I moved to Germany. I lived six months in a hotel in Cologne. I had studied German in another life, used it a lot but had forgotten most of it, now limited to a lot of technical terms. In the tiny kitchen I cooked eggplant parmigiana and meatballs and big frittatas. I tried embracing German cooking but it just didn’t click for me, learning along the way that most good German cooking is actually Austrian. I befriended an English barista who made the best cappuccino in town. I drank a lot of coffee. I took German classes with a Croatian waiter, a Basque programmer and a Korean girl who spent a lot of money on clothes and didn’t seem to do much of anything else. I was lonely.
I moved to Berlin. I was busy. In between working hundred-hour weeks I found an apartment in a cute neighborhood – as cute as any neighborhood can be that’s covered in graffiti. I made some friends, Italians mostly. I cooked when I could. I got the recipe of the day from giallozafferano.com.
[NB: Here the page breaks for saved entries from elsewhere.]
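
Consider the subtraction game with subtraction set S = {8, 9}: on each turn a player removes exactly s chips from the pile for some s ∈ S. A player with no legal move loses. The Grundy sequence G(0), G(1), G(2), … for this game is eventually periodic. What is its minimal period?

n :  0  1  2  3  4  5  6  7  8  9 10 11 12 13 14 15 16 17 18 19 20 21 22 23 24 25 26 27 28 29 30 31 32 33 34 35
G :  0  0  0  0  0  0  0  0  1  1  1  1  1  1  1  1  2  0  0  0  0  0  0  0  0  1  1  1  1  1  1  1  1  2  0  0
G(n+17) = G(n) holds for n = 0,…,8 (a full window of length max(S) = 9), so the sequence is purely periodic with period 17.

17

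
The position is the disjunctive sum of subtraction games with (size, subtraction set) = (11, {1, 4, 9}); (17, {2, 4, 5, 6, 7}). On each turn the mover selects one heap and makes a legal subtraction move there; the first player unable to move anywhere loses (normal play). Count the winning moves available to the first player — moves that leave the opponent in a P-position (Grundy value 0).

2

Heap A, S = {1, 4, 9}:
G(0) = 0
G(1) = mex{0} = 1
G(2) = mex{1} = 0
G(3) = mex{0} = 1
G(4) = mex{1,0} = 2
G(5) = mex{2,1} = 0
G(6) = mex{0,0} = 1
G(7) = mex{1,1} = 0
G(8) = mex{0,2} = 1
G(9) = mex{1,0,0} = 2
G(10) = mex{2,1,1} = 0
G(11) = mex{0,0,0} = 1
G_A(11) = 1.
Heap B, S = {2, 4, 5, 6, 7}:
n :  0  1  2  3  4  5  6  7  8  9 10 11 12 13 14 15 16 17
G :  0  0  1  1  2  2  3  3  4  0  0  1  1  2  2  3  3  4
G_B(17) = 4.
Combined Grundy value = 1 ⊕ 4 = 5.
A winning move leaves total XOR = 0, i.e. changes one component's Grundy value g to g ⊕ X where X is the current total.
Heap A: need g' = 1⊕5 = 4. Options: 11−1→G=0, 11−4→G=0, 11−9→G=0. Hits: 0.
Heap B: need g' = 4⊕5 = 1. Options: 17−2→G=3, 17−4→G=2, 17−5→G=1, 17−6→G=1, 17−7→G=0. Hits: 2.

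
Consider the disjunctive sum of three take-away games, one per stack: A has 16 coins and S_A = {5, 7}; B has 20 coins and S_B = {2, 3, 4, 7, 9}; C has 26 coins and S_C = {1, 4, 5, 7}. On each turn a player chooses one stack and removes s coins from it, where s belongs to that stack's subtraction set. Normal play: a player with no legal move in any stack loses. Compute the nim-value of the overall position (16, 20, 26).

Stack A, S = {5, 7}:
n :  0  1  2  3  4  5  6  7  8  9 10 11 12 13 14 15 16
G :  0  0  0  0  0  1  1  1  1  1  2  2  0  0  0  0  0
G_A(16) = 0.
Stack B, S = {2, 3, 4, 7, 9}:
n :  0  1  2  3  4  5  6  7  8  9 10 11 12 13 14 15 16 17 18 19 20
G :  0  0  1  1  2  2  0  3  1  4  2  0  0  1  1  2  2  0  3  1  4
G_B(20) = 4.
Stack C, S = {1, 4, 5, 7}:
G(0) = 0
G(1) = mex{0} = 1
G(2) = mex{1} = 0
G(3) = mex{0} = 1
G(4) = mex{1,0} = 2
G(5) = mex{2,1,0} = 3
G(6) = mex{3,0,1} = 2
G(7) = mex{2,1,0,0} = 3
G(8) = mex{3,2,1,1} = 0
G(9) = mex{0,3,2,0} = 1
G(10) = mex{1,2,3,1} = 0
G(11) = mex{0,3,2,2} = 1
G(12) = mex{1,0,3,3} = 2
G(13) = mex{2,1,0,2} = 3
G(14) = mex{3,0,1,3} = 2
G(15) = mex{2,1,0,0} = 3
G(16) = mex{3,2,1,1} = 0
G(17) = mex{0,3,2,0} = 1
G(18) = mex{1,2,3,1} = 0
G(19) = mex{0,3,2,2} = 1
G(20) = mex{1,0,3,3} = 2
G(21) = mex{2,1,0,2} = 3
G(22) = mex{3,0,1,3} = 2
G(23) = mex{2,1,0,0} = 3
G(24) = mex{3,2,1,1} = 0
G(25) = mex{0,3,2,0} = 1
G(26) = mex{1,2,3,1} = 0
G_C(26) = 0.
Combined Grundy value = 0 ⊕ 4 ⊕ 0 = 4.

4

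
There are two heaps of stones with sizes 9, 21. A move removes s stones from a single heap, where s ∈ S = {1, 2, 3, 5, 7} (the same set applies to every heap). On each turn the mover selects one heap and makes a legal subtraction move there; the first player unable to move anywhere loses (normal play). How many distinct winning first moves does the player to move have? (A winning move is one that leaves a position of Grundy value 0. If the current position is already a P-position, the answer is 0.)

All heaps use S = {1, 2, 3, 5, 7}:
n :  0  1  2  3  4  5  6  7  8  9 10 11 12 13 14 15 16 17 18 19 20 21
G :  0  1  2  3  0  1  2  3  0  1  2  3  0  1  2  3  0  1  2  3  0  1
Heap A: G(9) = 1.
Heap B: G(21) = 1.
Combined Grundy value = 1 ⊕ 1 = 0.
A winning move leaves total XOR = 0, i.e. changes one component's Grundy value g to g ⊕ X where X is the current total.
Heap A: target g' = 1⊕0 = 1, but every legal move changes the Grundy value (mex property), so 0 moves.
Heap B: target g' = 1⊕0 = 1, but every legal move changes the Grundy value (mex property), so 0 moves.

0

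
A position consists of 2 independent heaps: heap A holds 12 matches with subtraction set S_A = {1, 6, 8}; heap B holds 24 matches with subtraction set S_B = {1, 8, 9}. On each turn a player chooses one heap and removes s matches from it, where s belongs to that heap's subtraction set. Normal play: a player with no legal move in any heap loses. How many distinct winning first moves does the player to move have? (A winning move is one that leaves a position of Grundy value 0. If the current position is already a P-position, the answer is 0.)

Heap A, S = {1, 6, 8}:
n :  0  1  2  3  4  5  6  7  8  9 10 11 12
G :  0  1  0  1  0  1  2  0  1  0  1  0  1
G_A(12) = 1.
Heap B, S = {1, 8, 9}:
G(0) = 0
G(1) = mex{0} = 1
G(2) = mex{1} = 0
G(3) = mex{0} = 1
G(4) = mex{1} = 0
G(5) = mex{0} = 1
G(6) = mex{1} = 0
G(7) = mex{0} = 1
G(8) = mex{1,0} = 2
G(9) = mex{2,1,0} = 3
G(10) = mex{3,0,1} = 2
G(11) = mex{2,1,0} = 3
G(12) = mex{3,0,1} = 2
G(13) = mex{2,1,0} = 3
G(14) = mex{3,0,1} = 2
G(15) = mex{2,1,0} = 3
G(16) = mex{3,2,1} = 0
G(17) = mex{0,3,2} = 1
G(18) = mex{1,2,3} = 0
G(19) = mex{0,3,2} = 1
G(20) = mex{1,2,3} = 0
G(21) = mex{0,3,2} = 1
G(22) = mex{1,2,3} = 0
G(23) = mex{0,3,2} = 1
G(24) = mex{1,0,3} = 2
G_B(24) = 2.
Combined Grundy value = 1 ⊕ 2 = 3.
A winning move leaves total XOR = 0, i.e. changes one component's Grundy value g to g ⊕ X where X is the current total.
Heap A: need g' = 1⊕3 = 2. Options: 12−1→G=0, 12−6→G=2, 12−8→G=0. Hits: 1.
Heap B: need g' = 2⊕3 = 1. Options: 24−1→G=1, 24−8→G=0, 24−9→G=3. Hits: 1.

2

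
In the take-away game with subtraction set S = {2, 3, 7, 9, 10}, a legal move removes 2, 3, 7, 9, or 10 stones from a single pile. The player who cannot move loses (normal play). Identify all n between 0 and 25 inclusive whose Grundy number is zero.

0, 1, 5, 6, 17, 18, 22, 23

G(0) = 0
G(1) = mex{} = 0
G(2) = mex{0} = 1
G(3) = mex{0,0} = 1
G(4) = mex{1,0} = 2
G(5) = mex{1,1} = 0
G(6) = mex{2,1} = 0
G(7) = mex{0,2,0} = 1
G(8) = mex{0,0,0} = 1
G(9) = mex{1,0,1,0} = 2
G(10) = mex{1,1,1,0,0} = 2
G(11) = mex{2,1,2,1,0} = 3
G(12) = mex{2,2,0,1,1} = 3
G(13) = mex{3,2,0,2,1} = 4
G(14) = mex{3,3,1,0,2} = 4
G(15) = mex{4,3,1,0,0} = 2
G(16) = mex{4,4,2,1,0} = 3
G(17) = mex{2,4,2,1,1} = 0
G(18) = mex{3,2,3,2,1} = 0
G(19) = mex{0,3,3,2,2} = 1
G(20) = mex{0,0,4,3,2} = 1
G(21) = mex{1,0,4,3,3} = 2
G(22) = mex{1,1,2,4,3} = 0
G(23) = mex{2,1,3,4,4} = 0
G(24) = mex{0,2,0,2,4} = 1
G(25) = mex{0,0,0,3,2} = 1
P-positions are exactly the n with G(n) = 0.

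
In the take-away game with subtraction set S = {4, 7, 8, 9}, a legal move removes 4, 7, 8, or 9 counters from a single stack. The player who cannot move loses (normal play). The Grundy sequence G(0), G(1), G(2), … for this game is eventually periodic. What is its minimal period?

13

G(0) = 0
G(1) = mex{} = 0
G(2) = mex{} = 0
G(3) = mex{} = 0
G(4) = mex{0} = 1
G(5) = mex{0} = 1
G(6) = mex{0} = 1
G(7) = mex{0,0} = 1
G(8) = mex{1,0,0} = 2
G(9) = mex{1,0,0,0} = 2
G(10) = mex{1,0,0,0} = 2
G(11) = mex{1,1,0,0} = 2
G(12) = mex{2,1,1,0} = 3
G(13) = mex{2,1,1,1} = 0
G(14) = mex{2,1,1,1} = 0
G(15) = mex{2,2,1,1} = 0
G(16) = mex{3,2,2,1} = 0
G(17) = mex{0,2,2,2} = 1
G(18) = mex{0,2,2,2} = 1
G(19) = mex{0,3,2,2} = 1
G(20) = mex{0,0,3,2} = 1
G(21) = mex{1,0,0,3} = 2
G(22) = mex{1,0,0,0} = 2
G(23) = mex{1,0,0,0} = 2
G(24) = mex{1,1,0,0} = 2
G(25) = mex{2,1,1,0} = 3
G(26) = mex{2,1,1,1} = 0
G(27) = mex{2,1,1,1} = 0
G(n+13) = G(n) holds for n = 0,…,8 (a full window of length max(S) = 9), so the sequence is purely periodic with period 13.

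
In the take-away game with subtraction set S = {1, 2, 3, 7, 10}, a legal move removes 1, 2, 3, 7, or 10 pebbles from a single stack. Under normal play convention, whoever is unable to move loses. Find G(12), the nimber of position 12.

G(0) = 0
G(1) = mex{0} = 1
G(2) = mex{1,0} = 2
G(3) = mex{2,1,0} = 3
G(4) = mex{3,2,1} = 0
G(5) = mex{0,3,2} = 1
G(6) = mex{1,0,3} = 2
G(7) = mex{2,1,0,0} = 3
G(8) = mex{3,2,1,1} = 0
G(9) = mex{0,3,2,2} = 1
G(10) = mex{1,0,3,3,0} = 2
G(11) = mex{2,1,0,0,1} = 3
G(12) = mex{3,2,1,1,2} = 0

0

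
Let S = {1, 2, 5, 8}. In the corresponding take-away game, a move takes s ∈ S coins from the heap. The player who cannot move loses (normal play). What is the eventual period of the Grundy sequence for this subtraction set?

n :  0  1  2  3  4  5  6  7  8  9 10 11 12 13 14
G :  0  1  2  0  1  2  0  1  2  0  1  2  0  1  2
G(n+3) = G(n) holds for n = 0,…,7 (a full window of length max(S) = 8), so the sequence is purely periodic with period 3.

3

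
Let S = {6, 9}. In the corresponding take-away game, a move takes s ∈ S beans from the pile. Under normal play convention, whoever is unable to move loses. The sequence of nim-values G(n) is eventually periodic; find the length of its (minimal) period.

15

n :  0  1  2  3  4  5  6  7  8  9 10 11 12 13 14 15 16 17 18 19 20 21 22 23 24 25 26 27 28 29 30 31
G :  0  0  0  0  0  0  1  1  1  1  1  1  2  2  2  0  0  0  0  0  0  1  1  1  1  1  1  2  2  2  0  0
G(n+15) = G(n) holds for n = 0,…,8 (a full window of length max(S) = 9), so the sequence is purely periodic with period 15.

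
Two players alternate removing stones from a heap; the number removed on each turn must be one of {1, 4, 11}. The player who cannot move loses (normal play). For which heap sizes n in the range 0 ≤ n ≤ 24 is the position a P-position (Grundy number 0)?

0, 2, 5, 7, 10, 12, 15, 17, 20, 22

G(0) = 0
G(1) = mex{0} = 1
G(2) = mex{1} = 0
G(3) = mex{0} = 1
G(4) = mex{1,0} = 2
G(5) = mex{2,1} = 0
G(6) = mex{0,0} = 1
G(7) = mex{1,1} = 0
G(8) = mex{0,2} = 1
G(9) = mex{1,0} = 2
G(10) = mex{2,1} = 0
G(11) = mex{0,0,0} = 1
G(12) = mex{1,1,1} = 0
G(13) = mex{0,2,0} = 1
G(14) = mex{1,0,1} = 2
G(15) = mex{2,1,2} = 0
G(16) = mex{0,0,0} = 1
G(17) = mex{1,1,1} = 0
G(18) = mex{0,2,0} = 1
G(19) = mex{1,0,1} = 2
G(20) = mex{2,1,2} = 0
G(21) = mex{0,0,0} = 1
G(22) = mex{1,1,1} = 0
G(23) = mex{0,2,0} = 1
G(24) = mex{1,0,1} = 2
P-positions are exactly the n with G(n) = 0.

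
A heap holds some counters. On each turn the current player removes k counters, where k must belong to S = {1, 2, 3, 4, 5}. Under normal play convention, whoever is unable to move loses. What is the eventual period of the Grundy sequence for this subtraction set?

n :  0  1  2  3  4  5  6  7  8  9 10 11 12 13 14
G :  0  1  2  3  4  5  0  1  2  3  4  5  0  1  2
G(n+6) = G(n) holds for n = 0,…,4 (a full window of length max(S) = 5), so the sequence is purely periodic with period 6.

6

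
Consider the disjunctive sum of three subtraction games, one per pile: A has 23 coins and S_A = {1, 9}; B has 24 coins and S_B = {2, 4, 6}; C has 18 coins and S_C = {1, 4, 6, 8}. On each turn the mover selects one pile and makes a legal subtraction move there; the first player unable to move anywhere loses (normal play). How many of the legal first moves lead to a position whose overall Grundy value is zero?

0

Pile A, S = {1, 9}:
n :  0  1  2  3  4  5  6  7  8  9 10 11 12 13 14 15 16 17 18 19 20 21 22 23
G :  0  1  0  1  0  1  0  1  0  1  0  1  0  1  0  1  0  1  0  1  0  1  0  1
G_A(23) = 1.
Pile B, S = {2, 4, 6}:
n :  0  1  2  3  4  5  6  7  8  9 10 11 12 13 14 15 16 17 18 19 20 21 22 23 24
G :  0  0  1  1  2  2  3  3  0  0  1  1  2  2  3  3  0  0  1  1  2  2  3  3  0
G_B(24) = 0.
Pile C, S = {1, 4, 6, 8}:
n :  0  1  2  3  4  5  6  7  8  9 10 11 12 13 14 15 16 17 18
G :  0  1  0  1  2  0  1  0  1  2  3  2  0  1  0  1  2  0  1
G_C(18) = 1.
Combined Grundy value = 1 ⊕ 0 ⊕ 1 = 0.
A winning move leaves total XOR = 0, i.e. changes one component's Grundy value g to g ⊕ X where X is the current total.
Pile A: target g' = 1⊕0 = 1, but every legal move changes the Grundy value (mex property), so 0 moves.
Pile B: target g' = 0⊕0 = 0, but every legal move changes the Grundy value (mex property), so 0 moves.
Pile C: target g' = 1⊕0 = 1, but every legal move changes the Grundy value (mex property), so 0 moves.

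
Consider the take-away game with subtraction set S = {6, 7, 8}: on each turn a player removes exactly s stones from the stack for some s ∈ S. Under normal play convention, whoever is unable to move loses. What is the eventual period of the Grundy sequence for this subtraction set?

n :  0  1  2  3  4  5  6  7  8  9 10 11 12 13 14 15 16 17 18 19 20 21 22 23 24 25 26 27 28 29
G :  0  0  0  0  0  0  1  1  1  1  1  1  2  2  0  0  0  0  0  0  1  1  1  1  1  1  2  2  0  0
G(n+14) = G(n) holds for n = 0,…,7 (a full window of length max(S) = 8), so the sequence is purely periodic with period 14.

14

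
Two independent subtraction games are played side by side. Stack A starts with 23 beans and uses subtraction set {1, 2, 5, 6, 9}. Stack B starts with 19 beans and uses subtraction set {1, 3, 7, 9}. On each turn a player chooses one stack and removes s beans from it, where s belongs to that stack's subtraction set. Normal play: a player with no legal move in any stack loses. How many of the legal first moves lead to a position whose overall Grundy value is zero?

Stack A, S = {1, 2, 5, 6, 9}:
G(0) = 0
G(1) = mex{0} = 1
G(2) = mex{1,0} = 2
G(3) = mex{2,1} = 0
G(4) = mex{0,2} = 1
G(5) = mex{1,0,0} = 2
G(6) = mex{2,1,1,0} = 3
G(7) = mex{3,2,2,1} = 0
G(8) = mex{0,3,0,2} = 1
G(9) = mex{1,0,1,0,0} = 2
G(10) = mex{2,1,2,1,1} = 0
G(11) = mex{0,2,3,2,2} = 1
G(12) = mex{1,0,0,3,0} = 2
G(13) = mex{2,1,1,0,1} = 3
G(14) = mex{3,2,2,1,2} = 0
G(15) = mex{0,3,0,2,3} = 1
G(16) = mex{1,0,1,0,0} = 2
G(17) = mex{2,1,2,1,1} = 0
G(18) = mex{0,2,3,2,2} = 1
G(19) = mex{1,0,0,3,0} = 2
G(20) = mex{2,1,1,0,1} = 3
G(21) = mex{3,2,2,1,2} = 0
G(22) = mex{0,3,0,2,3} = 1
G(23) = mex{1,0,1,0,0} = 2
G_A(23) = 2.
Stack B, S = {1, 3, 7, 9}:
G(0) = 0
G(1) = mex{0} = 1
G(2) = mex{1} = 0
G(3) = mex{0,0} = 1
G(4) = mex{1,1} = 0
G(5) = mex{0,0} = 1
G(6) = mex{1,1} = 0
G(7) = mex{0,0,0} = 1
G(8) = mex{1,1,1} = 0
G(9) = mex{0,0,0,0} = 1
G(10) = mex{1,1,1,1} = 0
G(11) = mex{0,0,0,0} = 1
G(12) = mex{1,1,1,1} = 0
G(13) = mex{0,0,0,0} = 1
G(14) = mex{1,1,1,1} = 0
G(15) = mex{0,0,0,0} = 1
G(16) = mex{1,1,1,1} = 0
G(17) = mex{0,0,0,0} = 1
G(18) = mex{1,1,1,1} = 0
G(19) = mex{0,0,0,0} = 1
G_B(19) = 1.
Combined Grundy value = 2 ⊕ 1 = 3.
A winning move leaves total XOR = 0, i.e. changes one component's Grundy value g to g ⊕ X where X is the current total.
Stack A: need g' = 2⊕3 = 1. Options: 23−1→G=1, 23−2→G=0, 23−5→G=1, 23−6→G=0, 23−9→G=0. Hits: 2.
Stack B: need g' = 1⊕3 = 2. Options: 19−1→G=0, 19−3→G=0, 19−7→G=0, 19−9→G=0. Hits: 0.

2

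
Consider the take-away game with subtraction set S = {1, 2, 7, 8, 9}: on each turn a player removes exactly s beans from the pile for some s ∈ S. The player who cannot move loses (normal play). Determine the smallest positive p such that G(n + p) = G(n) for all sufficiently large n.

G(0) = 0
G(1) = mex{0} = 1
G(2) = mex{1,0} = 2
G(3) = mex{2,1} = 0
G(4) = mex{0,2} = 1
G(5) = mex{1,0} = 2
G(6) = mex{2,1} = 0
G(7) = mex{0,2,0} = 1
G(8) = mex{1,0,1,0} = 2
G(9) = mex{2,1,2,1,0} = 3
G(10) = mex{3,2,0,2,1} = 4
G(11) = mex{4,3,1,0,2} = 5
G(12) = mex{5,4,2,1,0} = 3
G(13) = mex{3,5,0,2,1} = 4
G(14) = mex{4,3,1,0,2} = 5
G(15) = mex{5,4,2,1,0} = 3
G(16) = mex{3,5,3,2,1} = 0
G(17) = mex{0,3,4,3,2} = 1
G(18) = mex{1,0,5,4,3} = 2
G(19) = mex{2,1,3,5,4} = 0
G(20) = mex{0,2,4,3,5} = 1
G(21) = mex{1,0,5,4,3} = 2
G(22) = mex{2,1,3,5,4} = 0
G(23) = mex{0,2,0,3,5} = 1
G(24) = mex{1,0,1,0,3} = 2
G(25) = mex{2,1,2,1,0} = 3
G(26) = mex{3,2,0,2,1} = 4
G(27) = mex{4,3,1,0,2} = 5
G(28) = mex{5,4,2,1,0} = 3
G(29) = mex{3,5,0,2,1} = 4
G(30) = mex{4,3,1,0,2} = 5
G(31) = mex{5,4,2,1,0} = 3
G(32) = mex{3,5,3,2,1} = 0
G(33) = mex{0,3,4,3,2} = 1
G(n+16) = G(n) holds for n = 0,…,8 (a full window of length max(S) = 9), so the sequence is purely periodic with period 16.

16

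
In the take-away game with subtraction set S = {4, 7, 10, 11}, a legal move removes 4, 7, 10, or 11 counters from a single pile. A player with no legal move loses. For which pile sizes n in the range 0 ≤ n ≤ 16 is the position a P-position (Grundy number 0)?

G(0) = 0
G(1) = mex{} = 0
G(2) = mex{} = 0
G(3) = mex{} = 0
G(4) = mex{0} = 1
G(5) = mex{0} = 1
G(6) = mex{0} = 1
G(7) = mex{0,0} = 1
G(8) = mex{1,0} = 2
G(9) = mex{1,0} = 2
G(10) = mex{1,0,0} = 2
G(11) = mex{1,1,0,0} = 2
G(12) = mex{2,1,0,0} = 3
G(13) = mex{2,1,0,0} = 3
G(14) = mex{2,1,1,0} = 3
G(15) = mex{2,2,1,1} = 0
G(16) = mex{3,2,1,1} = 0
P-positions are exactly the n with G(n) = 0.

0, 1, 2, 3, 15, 16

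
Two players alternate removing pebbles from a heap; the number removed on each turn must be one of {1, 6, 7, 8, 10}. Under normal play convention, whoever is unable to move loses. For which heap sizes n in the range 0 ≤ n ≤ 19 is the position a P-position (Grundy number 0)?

G(0) = 0
G(1) = mex{0} = 1
G(2) = mex{1} = 0
G(3) = mex{0} = 1
G(4) = mex{1} = 0
G(5) = mex{0} = 1
G(6) = mex{1,0} = 2
G(7) = mex{2,1,0} = 3
G(8) = mex{3,0,1,0} = 2
G(9) = mex{2,1,0,1} = 3
G(10) = mex{3,0,1,0,0} = 2
G(11) = mex{2,1,0,1,1} = 3
G(12) = mex{3,2,1,0,0} = 4
G(13) = mex{4,3,2,1,1} = 0
G(14) = mex{0,2,3,2,0} = 1
G(15) = mex{1,3,2,3,1} = 0
G(16) = mex{0,2,3,2,2} = 1
G(17) = mex{1,3,2,3,3} = 0
G(18) = mex{0,4,3,2,2} = 1
G(19) = mex{1,0,4,3,3} = 2
P-positions are exactly the n with G(n) = 0.

0, 2, 4, 13, 15, 17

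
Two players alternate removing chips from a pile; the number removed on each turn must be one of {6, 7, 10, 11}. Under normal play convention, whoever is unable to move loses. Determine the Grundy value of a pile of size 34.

0

G(0) = 0
G(1) = mex{} = 0
G(2) = mex{} = 0
G(3) = mex{} = 0
G(4) = mex{} = 0
G(5) = mex{} = 0
G(6) = mex{0} = 1
G(7) = mex{0,0} = 1
G(8) = mex{0,0} = 1
G(9) = mex{0,0} = 1
G(10) = mex{0,0,0} = 1
G(11) = mex{0,0,0,0} = 1
G(12) = mex{1,0,0,0} = 2
G(13) = mex{1,1,0,0} = 2
G(14) = mex{1,1,0,0} = 2
G(15) = mex{1,1,0,0} = 2
G(16) = mex{1,1,1,0} = 2
G(17) = mex{1,1,1,1} = 0
G(18) = mex{2,1,1,1} = 0
G(19) = mex{2,2,1,1} = 0
G(20) = mex{2,2,1,1} = 0
G(21) = mex{2,2,1,1} = 0
G(22) = mex{2,2,2,1} = 0
G(23) = mex{0,2,2,2} = 1
G(24) = mex{0,0,2,2} = 1
G(25) = mex{0,0,2,2} = 1
G(26) = mex{0,0,2,2} = 1
G(27) = mex{0,0,0,2} = 1
G(28) = mex{0,0,0,0} = 1
G(29) = mex{1,0,0,0} = 2
G(30) = mex{1,1,0,0} = 2
G(31) = mex{1,1,0,0} = 2
G(32) = mex{1,1,0,0} = 2
G(33) = mex{1,1,1,0} = 2
G(34) = mex{1,1,1,1} = 0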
The job blew up – the company’s top client left. I found another job; more ups and downs. I met another boy. I didn’t know it yet but this one I’d marry. We moved out to the suburbs and got a dog. We gathered mushrooms in the woods near our house and I cooked them (and we survived). I cooked giant white and green asparagus in the spring, but there was something missing. I realized I had a home town. And I was missing it – again – staring out the window at short, gray winter days. I had flashbacks. I told the new boy I had to go home and I wanted more than anything for him and the dog to come with me. I wanted them to taste Santa Barbara prawns and cherimoyas; I wanted to grill tri-tip for them and have a clam bake. I wanted them to know what an avocado is supposed to taste like. He said he would. I married him.

We rented another little white clapboard house, this time on the west side. We can smell, if not see, the ocean and I can ride my bike to work. We’ve got a big kitchen with a great view and a stove like a Ferrari that I can’t wait to cook on. Just waiting for the movers to come with the furniture and boxes of memories from Germany.
That takes us up to today. I guess what I’m trying to tell you is, I’ve moved again, with my family this time, to the place where I am myself more than anywhere else, for whatever that’s worth and whatever it might mean.
And I’m taking Sicily with me.

Quite a journey you’ve had Joe. You never lost your sense of adventure, risk taking, reinventing, discovering what is around the corner. Many men and menus later, you’ve done the impossible, you’ve settled down with the love of your life in the place you want to be. Good for you Joe, Mazaltoff
I am so proud that you are my son. Your abilities are endless. There is nothing you cannot do and you do it all so well. The fact that I brought you into this crazy world and you are half me is one of my three greatest achievements. Everything you do is your best and when I think you can’t top yourself, you do. You’ll never know how happy dad and I are that we are the producers of the famous Joe Cangelosi.